NEW YORK (Reuters) – The euro fell against the dollar and global equity markets were mostly lower on Friday, off record or multiyear highs, as investors remained cautious over negotiations for arranging a loan agreement that would help Greece avoid bankruptcy.

Germany’s DAX index <.GDAXI> hit a new record intra-day high before paring gains while Europe’s leading index <.FTEU3> hovered just below seven-year highs. Wall Street opened lower, with the benchmark S&P 500 unable to climb past the 2,100 mark.

Greece’s leftist prime minister said he was certain euro zone finance ministers would accept Athens’ request for an extended loan but Germany demanded “significant improvements” in Greek reform commitments.

A report by German magazine Der Spiegel that the European Central Bank was making contingency plans for a possible Greek exit from the currency area if the talks fail, on which the ECB declined comment, highlighted the high stakes.

Maltese Finance Minister Edward Scicluna told the weekly Malta Today that the European Union’s biggest countries may be prepared to let Greece leave the euro zone.

“Word’s out now that the euro zone is fully prepared to let Greece out, that’s not a positive story, it’s much more negative,” said Ken Polcari, director of the NYSE floor division at O’Neil Securities in New York.

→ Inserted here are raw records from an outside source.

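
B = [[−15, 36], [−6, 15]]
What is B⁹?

[[−98415, 236196], [−39366, 98415]]

tr B = 0 and det B = −9, so the characteristic polynomial is λ² − (0)λ + (−9) with roots −3 and 3.
Eigenvectors give P = [[−3, 2], [−1, 1]] with P⁻¹ = [[−1, 2], [−1, 3]], and B = P·diag(−3, 3)·P⁻¹.
Then B⁹ = P·diag(−19683, 19683)·P⁻¹ = [[59049, 39366], [19683, 19683]] · [[−1, 2], [−1, 3]] = [[−98415, 236196], [−39366, 98415]].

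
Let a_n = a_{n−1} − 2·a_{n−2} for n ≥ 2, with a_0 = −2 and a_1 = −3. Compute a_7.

With companion matrix Q = [[1, −2], [1, 0]], [a_n, a_{n−1}]ᵀ = Q·[a_{n−1}, a_{n−2}]ᵀ, so [a_7, a_6]ᵀ = Q^6·[a_1, a_0]ᵀ.
Q^6 = [[7, −10], [5, 2]], giving [a_7, a_6]ᵀ = [[−1], [−19]].

−1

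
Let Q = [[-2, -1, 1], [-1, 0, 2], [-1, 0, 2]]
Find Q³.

[[-8, -4, 4], [-4, 0, 8], [-4, 0, 8]]

Q² = [[4, 2, -2], [0, 1, 3], [0, 1, 3]]
Q³ = [[-8, -4, 4], [-4, 0, 8], [-4, 0, 8]]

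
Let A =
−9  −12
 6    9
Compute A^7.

tr A = 0 and det A = −9, so the characteristic polynomial is λ² − (0)λ + (−9) with roots 3 and −3.
Eigenvectors give P = [[−1, 2], [1, −1]] with P⁻¹ = [[1, 2], [1, 1]], and A = P·diag(3, −3)·P⁻¹.
Then A^7 = P·diag(2187, −2187)·P⁻¹ = [[−2187, −4374], [2187, 2187]] · [[1, 2], [1, 1]] = [[−6561, −8748], [4374, 6561]].

[[−6561, −8748], [4374, 6561]]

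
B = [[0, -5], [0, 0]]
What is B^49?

[[0, 0], [0, 0]]

B is strictly triangular, hence nilpotent: B^2 = 0, so B^49 = 0.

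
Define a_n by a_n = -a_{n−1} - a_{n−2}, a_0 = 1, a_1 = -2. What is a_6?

With companion matrix Q = [[-1, -1], [1, 0]], [a_n, a_{n−1}]ᵀ = Q·[a_{n−1}, a_{n−2}]ᵀ, so [a_6, a_5]ᵀ = Q^5·[a_1, a_0]ᵀ.
Q^5 = [[0, 1], [-1, -1]], giving [a_6, a_5]ᵀ = [[1], [1]].

1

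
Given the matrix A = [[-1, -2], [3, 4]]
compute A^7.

tr A = 3 and det A = 2, so the characteristic polynomial is λ² − (3)λ + (2) with roots 1 and 2.
Eigenvectors give P = [[-1, -2], [1, 3]] with P⁻¹ = [[-3, -2], [1, 1]], and A = P·diag(1, 2)·P⁻¹.
Then A^7 = P·diag(1, 128)·P⁻¹ = [[-1, -256], [1, 384]] · [[-3, -2], [1, 1]] = [[-253, -254], [381, 382]].

[[-253, -254], [381, 382]]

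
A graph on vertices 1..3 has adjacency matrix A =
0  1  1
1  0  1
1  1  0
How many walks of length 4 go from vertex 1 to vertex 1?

6

The number of length-4 walks from vertex 1 to vertex 1 is entry (1,1) of A^4, where A is the adjacency matrix.
A^2 = [[2, 1, 1], [1, 2, 1], [1, 1, 2]]
A^3 = [[2, 3, 3], [3, 2, 3], [3, 3, 2]]
A^4 = [[6, 5, 5], [5, 6, 5], [5, 5, 6]]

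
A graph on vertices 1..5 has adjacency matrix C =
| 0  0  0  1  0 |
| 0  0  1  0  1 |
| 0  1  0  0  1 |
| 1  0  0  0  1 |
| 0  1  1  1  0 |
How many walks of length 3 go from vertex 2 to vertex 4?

The number of length-3 walks from vertex 2 to vertex 4 is entry (2,4) of C³, where C is the adjacency matrix.
C² = [[1, 0, 0, 0, 1], [0, 2, 1, 1, 1], [0, 1, 2, 1, 1], [0, 1, 1, 2, 0], [1, 1, 1, 0, 3]]
C³ = [[0, 1, 1, 2, 0], [1, 2, 3, 1, 4], [1, 3, 2, 1, 4], [2, 1, 1, 0, 4], [0, 4, 4, 4, 2]]

1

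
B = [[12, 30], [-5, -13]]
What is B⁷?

tr B = -1 and det B = -6, so the characteristic polynomial is λ² − (-1)λ + (-6) with roots 2 and -3.
Eigenvectors give P = [[3, -2], [-1, 1]] with P⁻¹ = [[1, 2], [1, 3]], and B = P·diag(2, -3)·P⁻¹.
Then B⁷ = P·diag(128, -2187)·P⁻¹ = [[384, 4374], [-128, -2187]] · [[1, 2], [1, 3]] = [[4758, 13890], [-2315, -6817]].

[[4758, 13890], [-2315, -6817]]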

The euro fell against the U.S. dollar for a third consecutive session, down 0.26 percent at $ 1.1336. Against the yen , the dollar was off 0.3 percent at 118.58.

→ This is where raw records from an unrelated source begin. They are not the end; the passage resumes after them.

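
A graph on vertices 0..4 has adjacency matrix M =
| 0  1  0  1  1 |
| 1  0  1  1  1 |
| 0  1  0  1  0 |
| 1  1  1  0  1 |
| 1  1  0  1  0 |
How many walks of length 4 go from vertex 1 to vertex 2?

The number of length-4 walks from vertex 1 to vertex 2 is entry (1,2) of M^4, where M is the adjacency matrix.
M^2 = [[3, 2, 2, 2, 2], [2, 4, 1, 3, 2], [2, 1, 2, 1, 2], [2, 3, 1, 4, 2], [2, 2, 2, 2, 3]]
M^3 = [[6, 9, 4, 9, 7], [9, 8, 7, 9, 9], [4, 7, 2, 7, 4], [9, 9, 7, 8, 9], [7, 9, 4, 9, 6]]
M^4 = [[25, 26, 18, 26, 24], [26, 34, 17, 33, 26], [18, 17, 14, 17, 18], [26, 33, 17, 34, 26], [24, 26, 18, 26, 25]]

17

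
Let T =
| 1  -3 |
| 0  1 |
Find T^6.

[[1, -18], [0, 1]]

T = I + N where N = [[0, -3], [0, 0]] is strictly upper-triangular, so N^2 = 0.
(I + N)^6 = I + 6·N = [[1, -18], [0, 1]].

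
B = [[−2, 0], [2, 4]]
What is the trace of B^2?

20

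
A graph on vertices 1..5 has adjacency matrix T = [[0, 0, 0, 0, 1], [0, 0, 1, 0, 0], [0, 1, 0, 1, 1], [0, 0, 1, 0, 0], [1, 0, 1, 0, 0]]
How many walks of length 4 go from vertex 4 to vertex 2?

3

The number of length-4 walks from vertex 4 to vertex 2 is entry (4,2) of T⁴, where T is the adjacency matrix.
T² = [[1, 0, 1, 0, 0], [0, 1, 0, 1, 1], [1, 0, 3, 0, 0], [0, 1, 0, 1, 1], [0, 1, 0, 1, 2]]
T³ = [[0, 1, 0, 1, 2], [1, 0, 3, 0, 0], [0, 3, 0, 3, 4], [1, 0, 3, 0, 0], [2, 0, 4, 0, 0]]
T⁴ = [[2, 0, 4, 0, 0], [0, 3, 0, 3, 4], [4, 0, 10, 0, 0], [0, 3, 0, 3, 4], [0, 4, 0, 4, 6]]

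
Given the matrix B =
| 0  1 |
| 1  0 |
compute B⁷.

B² = I (check: tr B = 0 and det B = -1), so B⁷ = B since 7 is odd.

[[0, 1], [1, 0]]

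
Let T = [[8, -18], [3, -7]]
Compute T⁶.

tr T = 1 and det T = -2, so the characteristic polynomial is λ² − (1)λ + (-2) with roots -1 and 2.
Eigenvectors give P = [[2, 3], [1, 1]] with P⁻¹ = [[-1, 3], [1, -2]], and T = P·diag(-1, 2)·P⁻¹.
Then T⁶ = P·diag(1, 64)·P⁻¹ = [[2, 192], [1, 64]] · [[-1, 3], [1, -2]] = [[190, -378], [63, -125]].

[[190, -378], [63, -125]]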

MSCI’s all-country world equity index <.MIWD00000PUS> fell 0.13 percent, while the European FTSEurofirst 300 <.FTEU3> index of top regional shares slid 0.03 percent to 1,519.80.

On Wall Street, the Dow Jones industrial average <.DJI> fell 9.69 points, or 0.05 percent, to 17,976.08, and the S&P 500 <.SPX> shed 3.16 points, or 0.15 percent, to 2,094.29. The Nasdaq Composite <.IXIC> added 1.83 points, or 0.04 percent, to 4,926.53.

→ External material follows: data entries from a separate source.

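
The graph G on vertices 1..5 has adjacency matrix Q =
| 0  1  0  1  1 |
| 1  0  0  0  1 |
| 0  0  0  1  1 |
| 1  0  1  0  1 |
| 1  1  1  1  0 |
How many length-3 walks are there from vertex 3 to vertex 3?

The number of length-3 walks from vertex 3 to vertex 3 is entry (3,3) of Q³, where Q is the adjacency matrix.
Q² = [[3, 1, 2, 1, 2], [1, 2, 1, 2, 1], [2, 1, 2, 1, 1], [1, 2, 1, 3, 2], [2, 1, 1, 2, 4]]
Q³ = [[4, 5, 3, 7, 7], [5, 2, 3, 3, 6], [3, 3, 2, 5, 6], [7, 3, 5, 4, 7], [7, 6, 6, 7, 6]]

2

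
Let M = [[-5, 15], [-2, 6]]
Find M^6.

[[-5, 15], [-2, 6]]

M² = M (a projection; rank 1, trace 1), so M^6 = M.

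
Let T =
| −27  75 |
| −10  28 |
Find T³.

[[−183, 525], [−70, 202]]

tr T = 1 and det T = −6, so the characteristic polynomial is λ² − (1)λ + (−6) with roots 3 and −2.
Eigenvectors give P = [[−5, 3], [−2, 1]] with P⁻¹ = [[1, −3], [2, −5]], and T = P·diag(3, −2)·P⁻¹.
Then T³ = P·diag(27, −8)·P⁻¹ = [[−135, −24], [−54, −8]] · [[1, −3], [2, −5]] = [[−183, 525], [−70, 202]].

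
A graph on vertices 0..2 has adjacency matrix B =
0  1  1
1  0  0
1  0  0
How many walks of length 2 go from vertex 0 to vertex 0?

2

The number of length-2 walks from vertex 0 to vertex 0 is entry (0,0) of B², where B is the adjacency matrix.
B² = [[2, 0, 0], [0, 1, 1], [0, 1, 1]]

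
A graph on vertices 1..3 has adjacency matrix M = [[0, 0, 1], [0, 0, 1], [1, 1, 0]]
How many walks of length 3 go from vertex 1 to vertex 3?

2

The number of length-3 walks from vertex 1 to vertex 3 is entry (1,3) of M³, where M is the adjacency matrix.
M² = [[1, 1, 0], [1, 1, 0], [0, 0, 2]]
M³ = [[0, 0, 2], [0, 0, 2], [2, 2, 0]]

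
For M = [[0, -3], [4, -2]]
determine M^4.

[[96, -120], [160, 16]]

M^2 = [[-12, 6], [-8, -8]]
M^3 = [[24, 24], [-32, 40]]
M^4 = [[96, -120], [160, 16]]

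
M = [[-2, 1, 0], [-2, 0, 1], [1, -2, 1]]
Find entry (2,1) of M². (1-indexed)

5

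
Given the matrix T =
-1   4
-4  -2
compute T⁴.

[[81, 324], [-324, 0]]

T² = [[-15, -12], [12, -12]]
T³ = [[63, -36], [36, 72]]
T⁴ = [[81, 324], [-324, 0]]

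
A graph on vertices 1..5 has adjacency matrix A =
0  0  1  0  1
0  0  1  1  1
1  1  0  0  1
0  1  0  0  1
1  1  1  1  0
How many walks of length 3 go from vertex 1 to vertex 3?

5

The number of length-3 walks from vertex 1 to vertex 3 is entry (1,3) of A^3, where A is the adjacency matrix.
A^2 = [[2, 2, 1, 1, 1], [2, 3, 1, 1, 2], [1, 1, 3, 2, 2], [1, 1, 2, 2, 1], [1, 2, 2, 1, 4]]
A^3 = [[2, 3, 5, 3, 6], [3, 4, 7, 5, 7], [5, 7, 4, 3, 7], [3, 5, 3, 2, 6], [6, 7, 7, 6, 6]]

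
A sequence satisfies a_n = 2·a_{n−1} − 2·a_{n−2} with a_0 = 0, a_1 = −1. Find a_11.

−32

With companion matrix A = [[2, −2], [1, 0]], [a_n, a_{n−1}]ᵀ = A·[a_{n−1}, a_{n−2}]ᵀ, so [a_11, a_10]ᵀ = A¹⁰·[a_1, a_0]ᵀ.
A¹⁰ = [[32, −64], [32, −32]], giving [a_11, a_10]ᵀ = [[−32], [−32]].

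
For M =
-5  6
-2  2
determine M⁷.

tr M = -3 and det M = 2, so the characteristic polynomial is λ² − (-3)λ + (2) with roots -2 and -1.
Eigenvectors give P = [[2, -3], [1, -2]] with P⁻¹ = [[2, -3], [1, -2]], and M = P·diag(-2, -1)·P⁻¹.
Then M⁷ = P·diag(-128, -1)·P⁻¹ = [[-256, 3], [-128, 2]] · [[2, -3], [1, -2]] = [[-509, 762], [-254, 380]].

[[-509, 762], [-254, 380]]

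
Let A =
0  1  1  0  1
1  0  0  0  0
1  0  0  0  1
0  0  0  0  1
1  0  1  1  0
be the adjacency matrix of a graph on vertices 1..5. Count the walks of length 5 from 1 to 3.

The number of length-5 walks from vertex 1 to vertex 3 is entry (1,3) of A⁵, where A is the adjacency matrix.
A² = [[3, 0, 1, 1, 1], [0, 1, 1, 0, 1], [1, 1, 2, 1, 1], [1, 0, 1, 1, 0], [1, 1, 1, 0, 3]]
A³ = [[2, 3, 4, 1, 5], [3, 0, 1, 1, 1], [4, 1, 2, 1, 4], [1, 1, 1, 0, 3], [5, 1, 4, 3, 2]]
A⁴ = [[12, 2, 7, 5, 7], [2, 3, 4, 1, 5], [7, 4, 8, 4, 7], [5, 1, 4, 3, 2], [7, 5, 7, 2, 12]]
A⁵ = [[16, 12, 19, 7, 24], [12, 2, 7, 5, 7], [19, 7, 14, 7, 19], [7, 5, 7, 2, 12], [24, 7, 19, 12, 16]]

19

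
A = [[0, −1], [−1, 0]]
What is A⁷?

[[0, −1], [−1, 0]]

A² = I (check: tr A = 0 and det A = −1), so A⁷ = A since 7 is odd.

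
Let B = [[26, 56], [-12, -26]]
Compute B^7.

[[1664, 3584], [-768, -1664]]

tr B = 0 and det B = -4, so the characteristic polynomial is λ² − (0)λ + (-4) with roots 2 and -2.
Eigenvectors give P = [[7, -2], [-3, 1]] with P⁻¹ = [[1, 2], [3, 7]], and B = P·diag(2, -2)·P⁻¹.
Then B^7 = P·diag(128, -128)·P⁻¹ = [[896, 256], [-384, -128]] · [[1, 2], [3, 7]] = [[1664, 3584], [-768, -1664]].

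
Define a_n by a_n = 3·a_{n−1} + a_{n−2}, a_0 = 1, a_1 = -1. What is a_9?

With companion matrix Q = [[3, 1], [1, 0]], [a_n, a_{n−1}]ᵀ = Q·[a_{n−1}, a_{n−2}]ᵀ, so [a_9, a_8]ᵀ = Q⁸·[a_1, a_0]ᵀ.
Q⁸ = [[12970, 3927], [3927, 1189]], giving [a_9, a_8]ᵀ = [[-9043], [-2738]].

-9043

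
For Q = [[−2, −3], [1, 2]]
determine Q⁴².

[[1, 0], [0, 1]]

Q² = I (check: tr Q = 0 and det Q = −1), so Q⁴² = I since 42 is even.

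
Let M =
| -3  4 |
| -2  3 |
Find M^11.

M² = I (check: tr M = 0 and det M = -1), so M^11 = M since 11 is odd.

[[-3, 4], [-2, 3]]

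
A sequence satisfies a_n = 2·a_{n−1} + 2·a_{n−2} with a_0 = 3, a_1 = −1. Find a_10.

8000

With companion matrix C = [[2, 2], [1, 0]], [a_n, a_{n−1}]ᵀ = C·[a_{n−1}, a_{n−2}]ᵀ, so [a_10, a_9]ᵀ = C⁹·[a_1, a_0]ᵀ.
C⁹ = [[6688, 4896], [2448, 1792]], giving [a_10, a_9]ᵀ = [[8000], [2928]].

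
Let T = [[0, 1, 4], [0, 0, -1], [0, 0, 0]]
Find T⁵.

[[0, 0, 0], [0, 0, 0], [0, 0, 0]]

T is strictly triangular, hence nilpotent: T³ = 0, so T⁵ = 0.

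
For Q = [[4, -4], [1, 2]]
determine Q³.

Q² = [[12, -24], [6, 0]]
Q³ = [[24, -96], [24, -24]]

[[24, -96], [24, -24]]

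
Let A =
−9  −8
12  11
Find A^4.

tr A = 2 and det A = −3, so the characteristic polynomial is λ² − (2)λ + (−3) with roots 3 and −1.
Eigenvectors give P = [[2, −1], [−3, 1]] with P⁻¹ = [[−1, −1], [−3, −2]], and A = P·diag(3, −1)·P⁻¹.
Then A^4 = P·diag(81, 1)·P⁻¹ = [[162, −1], [−243, 1]] · [[−1, −1], [−3, −2]] = [[−159, −160], [240, 241]].

[[−159, −160], [240, 241]]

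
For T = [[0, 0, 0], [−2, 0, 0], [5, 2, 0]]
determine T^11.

T is strictly triangular, hence nilpotent: T^3 = 0, so T^11 = 0.

[[0, 0, 0], [0, 0, 0], [0, 0, 0]]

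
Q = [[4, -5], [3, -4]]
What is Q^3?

[[4, -5], [3, -4]]

Q² = I (check: tr Q = 0 and det Q = -1), so Q^3 = Q since 3 is odd.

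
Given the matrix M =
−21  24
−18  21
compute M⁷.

[[−15309, 17496], [−13122, 15309]]

tr M = 0 and det M = −9, so the characteristic polynomial is λ² − (0)λ + (−9) with roots −3 and 3.
Eigenvectors give P = [[4, 1], [3, 1]] with P⁻¹ = [[1, −1], [−3, 4]], and M = P·diag(−3, 3)·P⁻¹.
Then M⁷ = P·diag(−2187, 2187)·P⁻¹ = [[−8748, 2187], [−6561, 2187]] · [[1, −1], [−3, 4]] = [[−15309, 17496], [−13122, 15309]].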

Greek bond yields pushed lower on hopes euro zone finance ministers will eventually reach a deal on a loan agreement.

Greek three-year yields dropped 74 basis points to 16.39 percent, pulling further away from last week’s highs above 22 percent.

The Greek stalemate overshadowed data pointing to growth in Germany and France, which has helped push European shares higher.

Half way into the European earnings season, results have been strong. Fourth-quarter earnings are expected to grow 19.5 percent, which would be the best quarter in 3 1/2 years.

The FTSEurofirst 300 <.FTEU3> has risen 11 percent so far this year, outpacing a 1.9 percent gain in S&P 500 <.SPX>, helped by the European Central Bank’s plans to buy government bonds to boost the economy.

The gap between the yield of 10-year U.S. Treasuries and the earnings yield of the S&P 500 is at its widest in 40 years, said Alex McKight, a portfolio manager at GAM in New York.

“We see global yields as ridiculously suppressed, be it the U.S, be it Europe,” McKnight said. “This is the level (at which) I may not be piling into equities right here, but I don’t think they’re bad value” relative to government bonds, high-yield or investment grade credit, he said.

Brent crude oil steadied above $ 60 a barrel on Friday as expectations of falling U.S. rig count numbers outweighed concerns about oversupply.

Brent crude futures for April were up 47 cents at $ 60.68 a barrel. U.S. crude for March delivery was down 17 cents at $ 50.99. The contract expires on Friday.